We still very much believe in the need to promote science fiction and fantasy in translation, and hope that in due course new people will come forward and a new award be created. The Directors will continue to do whatever they can as individuals to continue the work of the Association.

The bulk of the money held by the corporation has been returned to the most recent donors. A small amount has been held back to cover the administrative costs of winding up the Association.
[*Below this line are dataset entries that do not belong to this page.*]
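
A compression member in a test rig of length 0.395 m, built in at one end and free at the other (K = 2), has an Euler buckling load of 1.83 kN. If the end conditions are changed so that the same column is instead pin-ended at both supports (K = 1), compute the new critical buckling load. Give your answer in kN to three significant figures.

P_cr ≈ 7.32 kN

P_cr ∝ 1/K², so P_cr,new = P_cr,old × (K_old/K_new)² = 1.83 × (2/1)²
= 1.83 × 4.000 = 7.32 kN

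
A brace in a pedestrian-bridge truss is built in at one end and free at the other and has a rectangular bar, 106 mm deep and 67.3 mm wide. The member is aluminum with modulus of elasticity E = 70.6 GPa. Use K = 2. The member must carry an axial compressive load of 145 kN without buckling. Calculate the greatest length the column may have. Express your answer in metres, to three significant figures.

L_max ≈ 1.80 m

Buckling occurs about the weak axis: I_min = h·b³/12 with b = 67.3 mm (the shorter side).
I_min = 106×67.3³/12 = 2.693×10^6 mm⁴
I = 2.693×10^-6 m⁴
At the buckling limit P_cr = P = 1.450×10^5 N
From P_cr = π²EI/(K·L)²:  L = (1/K)·√(π²EI/P_cr) = (1/2)·√(π²×7.06×10^10×2.693×10^-6/1.450×10^5)
L = 1.80 m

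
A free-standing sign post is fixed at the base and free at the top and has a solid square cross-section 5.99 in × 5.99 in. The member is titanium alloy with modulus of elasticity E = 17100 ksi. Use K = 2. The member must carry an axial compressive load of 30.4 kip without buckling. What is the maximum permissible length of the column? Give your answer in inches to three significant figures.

I = a⁴/12 = 5.99⁴/12 = 107.3 in⁴
At the buckling limit P_cr = P = 3.040×10^4 lb
From P_cr = π²EI/(K·L)²:  L = (1/K)·√(π²EI/P_cr) = (1/2)·√(π²×1.71×10^7×107.3/3.040×10^4)
L = 386 in

L_max ≈ 386 in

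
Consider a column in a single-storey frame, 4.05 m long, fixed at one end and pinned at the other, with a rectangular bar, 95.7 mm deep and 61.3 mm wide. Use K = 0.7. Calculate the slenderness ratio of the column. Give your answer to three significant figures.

For a rectangle r_min = b/√12 = 61.3/√12 = 17.70 mm
L_e = K·L = 0.7 × 4.05 m = 2.835 m = 2835.0 mm
λ = L_e / r_min = 2835.0 / 17.70 = 160

λ ≈ 160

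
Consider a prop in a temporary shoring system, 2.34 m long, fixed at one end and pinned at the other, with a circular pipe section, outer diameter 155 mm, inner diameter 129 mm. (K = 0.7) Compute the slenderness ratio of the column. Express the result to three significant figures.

λ ≈ 32.5

d_o = 155 mm, d_i = 129 mm
I = π(d_o⁴ − d_i⁴)/64 = π(155⁴ − 129.0⁴)/64 = 1.474×10^7 mm⁴
A = 5.799×10^3 mm²;  r_min = √(I/A) = √(1.474×10^7/5.799×10^3) = 50.41 mm
L_e = K·L = 0.7 × 2.34 m = 1.638 m = 1638.0 mm
λ = L_e / r_min = 1638.0 / 50.41 = 32.5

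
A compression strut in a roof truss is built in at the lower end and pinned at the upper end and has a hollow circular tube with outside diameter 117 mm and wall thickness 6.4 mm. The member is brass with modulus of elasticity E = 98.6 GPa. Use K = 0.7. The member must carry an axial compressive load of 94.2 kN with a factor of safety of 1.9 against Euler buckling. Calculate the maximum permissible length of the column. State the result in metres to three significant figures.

L_max ≈ 6.15 m

Inner diameter d_i = 117 − 2×6.4 = 104.2 mm
I = π(d_o⁴ − d_i⁴)/64 = π(117⁴ − 104.2⁴)/64 = 3.412×10^6 mm⁴
I = 3.412×10^-6 m⁴
Required critical load P_cr = n·P = 1.9 × 94.2 = 179.0 kN = 1.790×10^5 N
From P_cr = π²EI/(K·L)²:  L = (1/K)·√(π²EI/P_cr) = (1/0.7)·√(π²×9.86×10^10×3.412×10^-6/1.790×10^5)
L = 6.15 m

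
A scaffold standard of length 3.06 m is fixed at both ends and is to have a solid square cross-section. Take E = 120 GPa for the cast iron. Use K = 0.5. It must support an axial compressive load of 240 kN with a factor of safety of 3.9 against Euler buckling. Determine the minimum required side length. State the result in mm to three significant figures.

Required P_cr = n·P = 3.9 × 240 = 936.0 kN
L_e = K·L = 0.5 × 3.06 = 1.530 m
Required I = P_cr·L_e²/(π²E) = 9.360×10^5 × 1.530² / (π² × 1.20×10^11) = 1.850×10^-6 m⁴
I_req = 1.850×10^6 mm⁴
Solid square: I = a⁴/12  ⇒  a = (12I)^(1/4) = (12×1.850×10^6)^(1/4) = 68.6 mm

a ≈ 68.6 mm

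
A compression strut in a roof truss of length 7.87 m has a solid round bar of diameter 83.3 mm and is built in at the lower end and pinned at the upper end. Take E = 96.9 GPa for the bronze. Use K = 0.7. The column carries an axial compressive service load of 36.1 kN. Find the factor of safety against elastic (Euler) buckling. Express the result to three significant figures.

I = πd⁴/64 = π×83.3⁴/64 = 2.363×10^6 mm⁴
I = 2.363×10^6 mm⁴ = 2.363×10^-6 m⁴
Effective length L_e = K·L = 0.7 × 7.87 = 5.509 m
P_cr = π²EI / L_e² = π² × 96.9×10⁹ × 2.363×10^-6 / 5.509² = 7.448×10^4 N
Factor of safety n = P_cr / P = 74.478 / 36.1 = 2.06

n ≈ 2.06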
Any questions regarding the winding up of the Association should be directed to our contact address.


  1. Mary Coogan says:

    This is a sad story. Would you not at least consider some public “rally” that might activate more readers/writers/jurors to eventually keep the awards alive? In the times of the Internet and crowdfunding and viral videos and social media and “shitstorms” I’d be highly surprised that exactly an award that deals with science fiction and for which Internet would have been sci-fi only a few decades ago (Arthur C. Clarke’s earlier novels did not foresee “everyone communicating with everyone” – and he had uncanny foresight) should die such a silent death?!

    • Kevin says:

      This seems rather unlikely to us. While there were many people who thought the awards a good thing, and we were able to raise funds to fund the award grants, there were few if any qualified people available to do the substantial amount of work it takes to actually administer the awards, nor were there enough qualified jurors available. This is not a case where simple enthusiasm is sufficient; you need skills, not just eagerness. After almost a year of fruitless searching, we decided that the responsible thing to do would be to dissolve the organization.